Resumo
O Governo da província de Nampula, em Moçambique, reconheceu que a crise de abastecimento de água em Nampula persistirá por vários anos, apesar dos avanços no projeto da Barragem de Macuje. A escassez de água é uma das maiores fragilidades sociais e económicas da região, afetando milhares de residentes diariamente. A futura Barragem de Macuje, financiada pelo Banco Mundial, é vista como uma solução estrutural crucial, mas os processos de construção avançam lentamente. Apenas 44,9% da população tem acesso regular a água potável, resultando em longas caminhadas, custos adicionais e riscos para a saúde pública.
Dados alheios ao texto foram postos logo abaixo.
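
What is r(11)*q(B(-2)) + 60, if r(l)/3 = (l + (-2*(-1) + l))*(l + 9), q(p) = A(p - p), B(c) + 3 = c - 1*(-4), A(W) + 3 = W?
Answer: -4260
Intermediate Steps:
A(W) = -3 + W
B(c) = 1 + c (B(c) = -3 + (c - 1*(-4)) = -3 + (c + 4) = -3 + (4 + c) = 1 + c)
q(p) = -3 (q(p) = -3 + (p - p) = -3 + 0 = -3)
r(l) = 3*(2 + 2*l)*(9 + l) (r(l) = 3*((l + (-2*(-1) + l))*(l + 9)) = 3*((l + (2 + l))*(9 + l)) = 3*((2 + 2*l)*(9 + l)) = 3*(2 + 2*l)*(9 + l))
r(11)*q(B(-2)) + 60 = (54 + 6*11**2 + 60*11)*(-3) + 60 = (54 + 6*121 + 660)*(-3) + 60 = (54 + 726 + 660)*(-3) + 60 = 1440*(-3) + 60 = -4320 + 60 = -4260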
Apesar dos esforços, incluindo a construção de novas fontes de água, a questão central permanece: serão estas intervenções suficientes para suprir a crescente procura por água?
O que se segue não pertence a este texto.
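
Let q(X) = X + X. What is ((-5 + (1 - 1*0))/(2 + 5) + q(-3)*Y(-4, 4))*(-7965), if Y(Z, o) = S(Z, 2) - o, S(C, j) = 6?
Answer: 700920/7 ≈ 1.0013e+5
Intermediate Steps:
Y(Z, o) = 6 - o
q(X) = 2*X
((-5 + (1 - 1*0))/(2 + 5) + q(-3)*Y(-4, 4))*(-7965) = ((-5 + (1 - 1*0))/(2 + 5) + (2*(-3))*(6 - 1*4))*(-7965) = ((-5 + (1 + 0))/7 - 6*(6 - 4))*(-7965) = ((-5 + 1)*(⅐) - 6*2)*(-7965) = (-4*⅐ - 12)*(-7965) = (-4/7 - 12)*(-7965) = -88/7*(-7965) = 700920/7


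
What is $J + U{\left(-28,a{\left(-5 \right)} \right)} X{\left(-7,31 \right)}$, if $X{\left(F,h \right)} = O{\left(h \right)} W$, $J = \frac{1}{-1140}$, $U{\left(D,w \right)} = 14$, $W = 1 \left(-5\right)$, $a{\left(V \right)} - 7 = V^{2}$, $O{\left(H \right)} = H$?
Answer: $- \frac{2473801}{1140} \approx -2170.0$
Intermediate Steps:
$a{\left(V \right)} = 7 + V^{2}$
$W = -5$
$J = - \frac{1}{1140} \approx -0.00087719$
$X{\left(F,h \right)} = - 5 h$ ($X{\left(F,h \right)} = h \left(-5\right) = - 5 h$)
$J + U{\left(-28,a{\left(-5 \right)} \right)} X{\left(-7,31 \right)} = - \frac{1}{1140} + 14 \left(\left(-5\right) 31\right) = - \frac{1}{1140} + 14 \left(-155\right) = - \frac{1}{1140} - 2170 = - \frac{2473801}{1140}$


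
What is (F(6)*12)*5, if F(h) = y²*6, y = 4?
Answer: 5760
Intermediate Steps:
F(h) = 96 (F(h) = 4²*6 = 16*6 = 96)
(F(6)*12)*5 = (96*12)*5 = 1152*5 = 5760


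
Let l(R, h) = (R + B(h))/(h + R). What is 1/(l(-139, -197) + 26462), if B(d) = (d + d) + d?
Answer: 168/4445981 ≈ 3.7787e-5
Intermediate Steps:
B(d) = 3*d (B(d) = 2*d + d = 3*d)
l(R, h) = (R + 3*h)/(R + h) (l(R, h) = (R + 3*h)/(h + R) = (R + 3*h)/(R + h))
1/(l(-139, -197) + 26462) = 1/((-139 + 3*(-197))/(-139 - 197) + 26462) = 1/((-139 - 591)/(-336) + 26462) = 1/(-1/336*(-730) + 26462) = 1/(365/168 + 26462) = 1/(4445981/168) = 168/4445981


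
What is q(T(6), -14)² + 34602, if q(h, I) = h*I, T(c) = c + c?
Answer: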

O Governo da província de Nampula, no norte de Moçambique, reconheceu recentemente, durante a sexta sessão ordinária do Conselho Provincial de Segurança Alimentar e Nutricional, que a crise de abastecimento de água que afecta a cidade de Nampula persistirá por vários anos, apesar dos avanços registados no projecto da Barragem de Macuje, considerada a principal solução estrutural para garantir o fornecimento sustentável de água à população. A declaração, feita pelo Secretário de Estado, Plácido Pereira, confirma aquilo que milhares de residentes vivem diariamente: a escassez de água continua a ser uma das maiores fragilidades sociais e económicas da província.
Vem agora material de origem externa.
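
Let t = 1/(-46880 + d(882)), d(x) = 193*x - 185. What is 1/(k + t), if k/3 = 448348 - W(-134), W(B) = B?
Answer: 123161/165706474807 ≈ 7.4325e-7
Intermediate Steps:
d(x) = -185 + 193*x
k = 1345446 (k = 3*(448348 - 1*(-134)) = 3*(448348 + 134) = 3*448482 = 1345446)
t = 1/123161 (t = 1/(-46880 + (-185 + 193*882)) = 1/(-46880 + (-185 + 170226)) = 1/(-46880 + 170041) = 1/123161 ≈ 8.1195e-6)
1/(k + t) = 1/(1345446 + 1/123161) = 1/(165706474807/123161) = 123161/165706474807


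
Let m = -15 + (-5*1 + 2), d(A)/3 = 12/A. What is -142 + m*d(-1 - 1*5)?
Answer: -34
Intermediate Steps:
d(A) = 36/A (d(A) = 3*(12/A) = 36/A)
m = -18 (m = -15 + (-5 + 2) = -15 - 3 = -18)
-142 + m*d(-1 - 1*5) = -142 - 648/(-1 - 1*5) = -142 - 648/(-1 - 5) = -142 - 648/(-6) = -142 - 648*(-1)/6 = -142 - 18*(-6) = -142 + 108 = -34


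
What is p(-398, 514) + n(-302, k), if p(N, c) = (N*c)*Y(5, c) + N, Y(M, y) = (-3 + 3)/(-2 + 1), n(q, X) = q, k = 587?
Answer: -700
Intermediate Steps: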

A admissão pública de que a solução definitiva ainda está distante representa um exercício de realismo por parte das autoridades. E também expõe a profundidade de um problema que há décadas acompanha o crescimento urbano de Nampula e que, apesar das sucessivas promessas governamentais, permanece sem uma resposta capaz de acompanhar a expansão demográfica e as necessidades da população. A futura Barragem de Macuje, financiada pelo Banco Mundial e projectada para armazenar cerca de 88 milhões de metros cúbicos de água, surge como uma obra de enorme relevância estratégica. A expectativa de beneficiar aproximadamente um milhão de pessoas demonstra a dimensão do seu impacto potencial. Porém, a realidade é que, enquanto os estudos ambientais, os processos de reassentamento e as fases de construção avançam lentamente, os cidadãos continuam a enfrentar diariamente limitações severas no acesso a um recurso essencial para a vida, a água.
Os dados apresentados pelos Serviços Provinciais das Actividades Económicas revelam a gravidade do cenário. Com uma cobertura de água e saneamento de apenas 44,9%, mais da metade da população de Nampula permanece sem acesso regular à água potável. Este indicador não representa apenas uma estatística administrativa; traduz-se em longas caminhadas para obtenção de água, em custos acrescidos para famílias vulneráveis, em riscos para a saúde pública e em obstáculos ao desenvolvimento económico e social.
Por outro lado, seria injusto ignorar os esforços que vêm sendo realizados. A construção de 459 novas fontes de água e a reabilitação de outras 373 ao longo do último ano demonstram que existe uma tentativa de mitigar os efeitos imediatos da crise. Da mesma forma, a aposta na abertura de furos nas zonas rurais, a implementação de sistemas de abastecimento urbanos e a expansão da barragem de Nacala evidenciam uma estratégia que procura combinar soluções de curto e médio prazo. No entanto, a questão central permanece: serão estas intervenções suficientes para responder à velocidade com que cresce a procura por água? A experiência acumulada ao longo dos anos sugere que as soluções pontuais, embora importantes, tendem a ser rapidamente absorvidas pela crescente pressão populacional e pela degradação das infra-estruturas existentes.
Mais preocupante ainda é o facto de a situação de Nampula não constituir uma excepção no contexto nacional. O défice de acesso à água potável atravessa praticamente todas as regiões de Moçambique, assumindo diferentes contornos conforme as especificidades locais. Na região metropolitana de Maputo, apesar da proximidade ao principal sistema de abastecimento do Rio Umbeluzi, persistem cortes frequentes e limitações na expansão da rede. Nas províncias de Tete, Zambézia e Sofala milhares de pessoas continuam vulneráveis a doenças de origem hídrica devido à insuficiente cobertura dos serviços. Em Cabo Delgado, o conflito armado e os movimentos de deslocação populacional agravaram um cenário que já era marcado por uma das mais baixas taxas de acesso à água e saneamento do país.
Estes desafios revelam que a crise hídrica não pode ser analisada apenas sob a perspectiva da escassez da água. O problema está igualmente associado à limitada capacidade de armazenamento nacional, até ao ano de 2025 O país possuía uma capacidade de armazenamento de água estimada em apenas 30% do escoamento médio anual, o que o torna extremamente vulnerável a secas e cheias.
Neste contexto, as metas governamentais é de elevar o acesso à água potável dos actuais níveis próximos dos 60% para cerca de 68% até 2029.